The Prerequisite component installation remains a pain-less and efficient endeavor. Who remembers the pain that gathering all of the BizTalk Server 2004 prerequisites inflicted?
Something you may notice missing is Human Workflow Services (HWS). This feature was previously deprecated in BizTalk Server 2006 so it does not come as too much of a surprise that it is M.I.A.
Below is the standard configuration screen that we are use to seeing with BizTalk Server 2006 Rx. Not too much has changed with the exception of MSMQT. This was another feature that was deprecated in BizTalk 2006. Microsoft has been pretty adamant about getting off of MSMQT as there were plans for its dismissal
Since BizTalk was installed on a machine with VS.Net already on it, you can see that the BizTalk templates have now been installed which allows developers to create and modify BizTalk Projects.
So as I have previously stated, this is an evolutionary release so you will not find many actual BizTalk changes in Visual Studio. This includes:
- No new BizTalk Shapes
- No new Functoids
- The Expression Editor still is not re-sizable - This debate never gets old :-)
Something that you will notice different is that the "Development and Deployment" VS configurations are gone! You will now only have Debug and Release which aligns better with what .Net programmers are use to. It also simplifies some of the automated Build and Deploy configurations, when dealing with .Net Helper assemblies.
I had the opportunity to participate in a Microsoft BizTalk 2009 Brown Bag session and have made some ad-hoc notes which I am happy to share with you (Non-NDA):
- BizTalk Project System – New Project System is implemented as a Flavor of C# Project System. This should allow for smoother transitions for future versions of Visual Studio. The BizTalk project is now a first class citizen in Visual Studio.
- BizTalk Project can contain any item (not just BizTalk artifacts). This means that you can have a C# class in your BizTalk project and do not have to create a separate .Net project that BizTalk would call. Note there are a few minor issues with adding a new class in the current build of this Beta but it will be fixed.
- Debug and Release as default configurations as opposed to Development and Deployment
- Add Web Reference is not directly available on Project anymore. Need to access it through “Add Service Reference” dialog box.
- Migrated all BizTalk project and item templates to the new style (.vstemplate)
- Old style templates are still supported.
- Full Visual Studio integration for BizTalk project migrations. This integration supports both BizTalk 2006 (R1 and R2) to 2009 migrations. ( I plan on creating a separate blog post that deals specifically with migration).
- During migration, only .sln, btproj and btproj.user files are backed up as there are no fundamental changes to remaining artifacts.
- Support for conversion of projects checked into Source Code Control.
- Implemented entire BizTalk build system using MSBUILD.
- Support for incremental builds (only re-build what you need to rebuild - this will reduce some of the build times for minor changes to your project).
- Refactored all compilers to eliminate any VS Dependencies – can compile BizTalk projects without VS – Project Build Component in BizTalk install (for build server).
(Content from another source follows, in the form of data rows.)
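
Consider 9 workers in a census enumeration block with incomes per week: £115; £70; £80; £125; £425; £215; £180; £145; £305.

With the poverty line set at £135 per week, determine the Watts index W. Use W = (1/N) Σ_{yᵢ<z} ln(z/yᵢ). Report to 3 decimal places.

Incomes under z: £70, £80, £115, £125 (q = 4 of N = 9).
Log shortfalls: ln(135/70) = 0.6568; ln(135/80) = 0.5232; ln(135/115) = 0.1603; ln(135/125) = 0.0770.
W = 1.417331 / 9 = 0.157.

0.157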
- Map, Schema(validate against sample instances) and Pipeline(programmatically) unit tests can now be executed from within Visual Studio.
- Currently you cannot debug a map that has an extension object – such as calling an external assembly – will be addressed in a future release. You can unit test it though.
- Currently(2009 beta) multi source maps cannot be united tested
- DEBUG and TRACE constants will work for c# classes in BizTalk projects.
2 comments:
Thanks for taking the time to post this. So glad they have concentrated on aligning this product with the existing suite rather than pushing out more brand new features and again changing everything. I figure it gives me another 2 years of breathing room before any major changes. The biggie here is obviously MSBuild support which I'm guessing is where most of the development time has gone. However lots of little things such as renaming deployment/development, inclusion of .NET artifacts and alignment of config pages is also great news. Looking forward to having a play with it soon.
Thanks Peter.
I would imagine that the MS Build support and making BizTalk projects a first class citizen in VS 2008 is where they spent a lot of their time. These investments 'should' make tranisitioning to new VS versions, such as VS 2010, much smoother and more timely in the future.